Keras: обновить атрибут `trainable` после компиляции модели - PullRequest
0 голосов
/ 15 апреля 2019

У меня есть модель условного GAN (CGAN) в Керасе:

from keras.datasets import mnist
from keras.layers import Input, Dense, Reshape, Flatten, Embedding, BatchNormalization, Dropout, multiply
from keras.layers.advanced_activations import LeakyReLU
from keras.models import Sequential, Model
from keras.optimizers import Adam
import matplotlib.pyplot as plt
import tensorflow as tf
import keras as K
import numpy as np
import sys, os
import warnings
warnings.filterwarnings('ignore')

if not os.path.exists('images'): os.makedirs('images')

class GAN(object):
  def __init__(self, width=28, height=28, channels=1, latent_dim=100, lr=0.0002):
    self.WIDTH = int(width) # width of input images
    self.HEIGHT = int(height) # height of input images
    self.CHANNELS = int(channels) # n color channels in images
    self.SHAPE = (self.WIDTH, self.HEIGHT, self.CHANNELS)
    self.LATENT_DIM = latent_dim # length of vector used to model latent space (= noise)
    self.N_CLASSES = 10 # total number of possible classes in the data
    self.OPTIMIZER = Adam(lr, 0.5)

    # generator
    self.G = self.generator()
    self.G.compile(loss='binary_crossentropy', optimizer=self.OPTIMIZER)

    # discriminator
    self.D = self.discriminator()
    self.D.compile(loss='binary_crossentropy', optimizer=self.OPTIMIZER, metrics=['accuracy'])
    self.D.trainable = False # prevent stacked D from training; https://github.com/eriklindernoren/Keras-GAN/issues/73

    # stacked generator + discriminator
    self.stacked_G_D = self.stacked_G_D()
    self.stacked_G_D.compile(loss='binary_crossentropy', optimizer=self.OPTIMIZER)

  def generator(self):
    noise = Input((self.LATENT_DIM,), name='generator_noise') # allows g to create different outputs 
    label = Input((1,), name='generator_conditional', dtype='int32') # allows g to create samples from one class

    # embed label in size of latent dimension
    h = Embedding(self.N_CLASSES, self.LATENT_DIM, input_length=1)(label)
    label_embedding = Flatten()(h)

    # unified model
    h = multiply([noise, label_embedding])
    h = Dense(256)(h)
    h = LeakyReLU(alpha=0.2)(h)
    h = BatchNormalization(momentum=0.8)(h)
    h = Dense(512)(h)
    h = LeakyReLU(alpha=0.2)(h)
    h = BatchNormalization(momentum=0.8)(h)
    h = Dense(1024)(h)
    h = LeakyReLU(alpha=0.2)(h)
    h = BatchNormalization(momentum=0.8)(h)
    h = Dense(np.prod(self.SHAPE), activation='tanh')(h)
    o = Reshape((self.WIDTH, self.HEIGHT, self.CHANNELS))(h)

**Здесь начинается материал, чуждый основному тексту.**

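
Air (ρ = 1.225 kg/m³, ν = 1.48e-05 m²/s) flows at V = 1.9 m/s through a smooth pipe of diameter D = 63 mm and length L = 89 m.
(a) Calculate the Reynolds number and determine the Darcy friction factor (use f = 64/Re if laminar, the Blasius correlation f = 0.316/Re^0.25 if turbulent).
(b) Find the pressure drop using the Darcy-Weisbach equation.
(a) Re = V·D/ν = 1.9·0.063/1.48e-05 = 8087.8 → turbulent (Re > 4000); f = 0.316/Re^0.25 = 0.316/8087.8^0.25 = 0.033322
(b) Darcy-Weisbach: ΔP = f·(L/D)·½ρV²/1000 = 0.033322·(89/0.063)·½·1.225·1.9²/1000 = 0.1041 kPa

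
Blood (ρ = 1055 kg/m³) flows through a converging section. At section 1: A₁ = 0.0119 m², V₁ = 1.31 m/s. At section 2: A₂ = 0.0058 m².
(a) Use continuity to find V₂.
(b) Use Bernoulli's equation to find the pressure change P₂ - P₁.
(a) Continuity: A₁V₁=A₂V₂ -> V₂=A₁V₁/A₂=0.0119*1.31/0.0058=2.69 m/s
(b) Bernoulli: P₂-P₁=0.5*rho*(V₁^2-V₂^2)/1000=0.5*1055*(1.31^2-2.69^2)/1000=-2.912 kPa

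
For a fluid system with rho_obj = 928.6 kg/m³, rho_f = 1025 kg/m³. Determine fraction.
Formula: f_{sub} = \frac{\rho_{obj}}{\rho_f}
fraction = 928.6/1025 = 0.906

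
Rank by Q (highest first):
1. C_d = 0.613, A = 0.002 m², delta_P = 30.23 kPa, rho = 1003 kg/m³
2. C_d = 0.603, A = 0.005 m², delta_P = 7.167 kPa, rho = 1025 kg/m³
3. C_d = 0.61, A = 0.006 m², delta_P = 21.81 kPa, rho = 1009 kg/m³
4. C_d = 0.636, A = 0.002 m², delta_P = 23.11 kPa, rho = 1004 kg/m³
Case 1: Q = 9.519 L/s
Case 2: Q = 11.27 L/s
Case 3: Q = 24.06 L/s
Case 4: Q = 8.63 L/s
Ranking (highest first): 3, 2, 1, 4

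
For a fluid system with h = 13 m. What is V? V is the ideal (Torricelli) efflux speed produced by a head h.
Formula: V = \sqrt{2 g h}
V = √(2·9.81·13) = 15.97 m/s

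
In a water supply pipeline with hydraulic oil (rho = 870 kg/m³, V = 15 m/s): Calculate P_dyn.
Formula: P_{dyn} = \frac{1}{2} \rho V^2
P_dyn = 0.5·870·15²/1000 = 97.88 kPa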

    model = Model(inputs=[noise, label], outputs=[o])
    model.summary()
    return model

  def discriminator(self):
    image = Input((self.SHAPE))
    label = Input((1,), dtype='int32')

    # embed the label in the shape of an image (flattened)
    h = Embedding(self.N_CLASSES, np.prod(self.SHAPE), input_length=1)(label)
    label_embedding = Flatten()(h)

    # parse out the image
    img = Flatten()(image)

    # unified model
    h = multiply([img, label_embedding])
    h = Dense(512)(h)
    h = LeakyReLU(alpha=0.2)(h)
    h = Dense(512)(h)
    h = LeakyReLU(alpha=0.2)(h)
    h = Dropout(0.4)(h)
    h = Dense(512)(h)
    h = LeakyReLU(alpha=0.2)(h)
    h = Dropout(0.4)(h)
    o = Dense(1, activation='sigmoid')(h)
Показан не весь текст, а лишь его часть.